Biden pledges to honor tribes by protecting Nevada’s public lands

Administration officials did not respond to questions about the timing of their moves and whether there is a strategy to accelerate them now. But in recent days, they have emphasized that they are committed to delivering on the environmental promises made by Biden early in his administration.

On Thursday, an interior official noted that the department had already canceled Twin Metals’ leases, opening an easier path for Haaland to order protections around the 1.1 million acres of Boundary Waters to take effect. . He said the leases were improperly renewed under the Trump administration thanks to inadequate environmental analysis that bypassed the US Forest Service, which manages the acreage.

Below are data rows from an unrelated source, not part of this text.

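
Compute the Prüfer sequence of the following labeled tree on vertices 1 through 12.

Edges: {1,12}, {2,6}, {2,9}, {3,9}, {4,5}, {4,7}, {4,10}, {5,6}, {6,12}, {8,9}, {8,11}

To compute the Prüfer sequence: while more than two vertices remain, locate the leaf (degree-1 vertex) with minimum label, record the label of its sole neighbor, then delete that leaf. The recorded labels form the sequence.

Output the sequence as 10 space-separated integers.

Answer: 12 9 4 4 5 6 8 9 2 6

Derivation:
Step 1: leaves = {1,3,7,10,11}. Remove smallest leaf 1, emit neighbor 12.
Step 2: leaves = {3,7,10,11,12}. Remove smallest leaf 3, emit neighbor 9.
Step 3: leaves = {7,10,11,12}. Remove smallest leaf 7, emit neighbor 4.
Step 4: leaves = {10,11,12}. Remove smallest leaf 10, emit neighbor 4.
Step 5: leaves = {4,11,12}. Remove smallest leaf 4, emit neighbor 5.
Step 6: leaves = {5,11,12}. Remove smallest leaf 5, emit neighbor 6.
Step 7: leaves = {11,12}. Remove smallest leaf 11, emit neighbor 8.
Step 8: leaves = {8,12}. Remove smallest leaf 8, emit neighbor 9.
Step 9: leaves = {9,12}. Remove smallest leaf 9, emit neighbor 2.
Step 10: leaves = {2,12}. Remove smallest leaf 2, emit neighbor 6.
Done: 2 vertices remain (6, 12). Sequence = [12 9 4 4 5 6 8 9 2 6]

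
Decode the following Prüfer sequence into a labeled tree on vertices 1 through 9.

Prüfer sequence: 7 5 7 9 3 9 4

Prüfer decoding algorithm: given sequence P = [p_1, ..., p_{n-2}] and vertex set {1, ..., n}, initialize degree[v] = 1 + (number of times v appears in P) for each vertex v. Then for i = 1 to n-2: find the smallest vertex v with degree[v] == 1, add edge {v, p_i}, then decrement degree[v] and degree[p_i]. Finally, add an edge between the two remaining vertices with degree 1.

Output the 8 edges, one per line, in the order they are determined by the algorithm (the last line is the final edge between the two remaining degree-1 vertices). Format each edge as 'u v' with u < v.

Initial degrees: {1:1, 2:1, 3:2, 4:2, 5:2, 6:1, 7:3, 8:1, 9:3}
Step 1: smallest deg-1 vertex = 1, p_1 = 7. Add edge {1,7}. Now deg[1]=0, deg[7]=2.
Step 2: smallest deg-1 vertex = 2, p_2 = 5. Add edge {2,5}. Now deg[2]=0, deg[5]=1.
Step 3: smallest deg-1 vertex = 5, p_3 = 7. Add edge {5,7}. Now deg[5]=0, deg[7]=1.
Step 4: smallest deg-1 vertex = 6, p_4 = 9. Add edge {6,9}. Now deg[6]=0, deg[9]=2.
Step 5: smallest deg-1 vertex = 7, p_5 = 3. Add edge {3,7}. Now deg[7]=0, deg[3]=1.
Step 6: smallest deg-1 vertex = 3, p_6 = 9. Add edge {3,9}. Now deg[3]=0, deg[9]=1.
Step 7: smallest deg-1 vertex = 8, p_7 = 4. Add edge {4,8}. Now deg[8]=0, deg[4]=1.
Final: two remaining deg-1 vertices are 4, 9. Add edge {4,9}.

Answer: 1 7
2 5
5 7
6 9
3 7
3 9
4 8
4 9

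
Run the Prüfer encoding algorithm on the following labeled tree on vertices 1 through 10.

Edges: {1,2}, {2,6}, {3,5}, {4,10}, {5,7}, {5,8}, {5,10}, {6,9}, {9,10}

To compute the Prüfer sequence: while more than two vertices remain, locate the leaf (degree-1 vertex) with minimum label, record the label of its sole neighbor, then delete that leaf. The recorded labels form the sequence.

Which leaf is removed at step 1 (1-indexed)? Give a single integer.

Answer: 1

Derivation:
Step 1: current leaves = {1,3,4,7,8}. Remove leaf 1 (neighbor: 2).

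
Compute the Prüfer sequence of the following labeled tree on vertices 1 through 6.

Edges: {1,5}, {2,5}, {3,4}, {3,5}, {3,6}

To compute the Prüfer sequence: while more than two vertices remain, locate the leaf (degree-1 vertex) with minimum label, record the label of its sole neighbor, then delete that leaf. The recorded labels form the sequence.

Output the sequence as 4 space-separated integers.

Answer: 5 5 3 3

Derivation:
Step 1: leaves = {1,2,4,6}. Remove smallest leaf 1, emit neighbor 5.
Step 2: leaves = {2,4,6}. Remove smallest leaf 2, emit neighbor 5.
Step 3: leaves = {4,5,6}. Remove smallest leaf 4, emit neighbor 3.
Step 4: leaves = {5,6}. Remove smallest leaf 5, emit neighbor 3.
Done: 2 vertices remain (3, 6). Sequence = [5 5 3 3]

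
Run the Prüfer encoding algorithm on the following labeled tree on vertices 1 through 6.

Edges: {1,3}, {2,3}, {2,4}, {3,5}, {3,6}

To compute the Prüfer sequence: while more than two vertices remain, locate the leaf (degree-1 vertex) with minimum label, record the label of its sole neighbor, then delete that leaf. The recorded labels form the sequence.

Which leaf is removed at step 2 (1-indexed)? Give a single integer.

Step 1: current leaves = {1,4,5,6}. Remove leaf 1 (neighbor: 3).
Step 2: current leaves = {4,5,6}. Remove leaf 4 (neighbor: 2).

Answer: 4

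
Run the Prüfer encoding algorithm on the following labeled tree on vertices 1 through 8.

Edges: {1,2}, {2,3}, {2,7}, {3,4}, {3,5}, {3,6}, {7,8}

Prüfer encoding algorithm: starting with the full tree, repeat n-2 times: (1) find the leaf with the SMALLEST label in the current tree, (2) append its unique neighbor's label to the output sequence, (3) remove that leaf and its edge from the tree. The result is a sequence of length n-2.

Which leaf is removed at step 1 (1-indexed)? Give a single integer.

Answer: 1

Derivation:
Step 1: current leaves = {1,4,5,6,8}. Remove leaf 1 (neighbor: 2).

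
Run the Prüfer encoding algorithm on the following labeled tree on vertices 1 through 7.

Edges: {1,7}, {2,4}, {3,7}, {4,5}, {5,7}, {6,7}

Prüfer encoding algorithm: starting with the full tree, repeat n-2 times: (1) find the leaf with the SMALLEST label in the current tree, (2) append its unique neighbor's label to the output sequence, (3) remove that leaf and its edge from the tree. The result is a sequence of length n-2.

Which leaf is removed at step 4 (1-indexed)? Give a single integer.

Step 1: current leaves = {1,2,3,6}. Remove leaf 1 (neighbor: 7).
Step 2: current leaves = {2,3,6}. Remove leaf 2 (neighbor: 4).
Step 3: current leaves = {3,4,6}. Remove leaf 3 (neighbor: 7).
Step 4: current leaves = {4,6}. Remove leaf 4 (neighbor: 5).

Answer: 4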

Senior department officials see the wilderness there as unique, “irreplaceable” and easily damaged due to the huge and fragile connections between all the waterways that run through the region. In 2021, the Biden administration launched a scientific analysis, which found that mining could cause irreparable damage to nature and culture in the region, officials said Thursday. He found several examples over the past decade where containment efforts failed and other mine spills in the region caused such damage, an agriculture ministry official said.

Each year, Boundary Waters attracts around 150,000 Boy Scouts and other visitors who want to canoe, fish and connect with nature. The glaciers that carved out the area over the past 2 million years left behind rugged terrain that is now home to wolves, moose, bobcats, beavers, bald eagles and peregrine falcons .

“Acid pollution from sulphide mines as far away as 100 miles threatens park waters and all who visit. Even small amounts of this pollution are detrimental to public health,” Christine Goepfert, campaign manager for the National Parks Conservation Association, said in a statement. “Prohibiting mining activities in the region’s valuable boundary waters will protect the entire park ecosystem now and for years to come.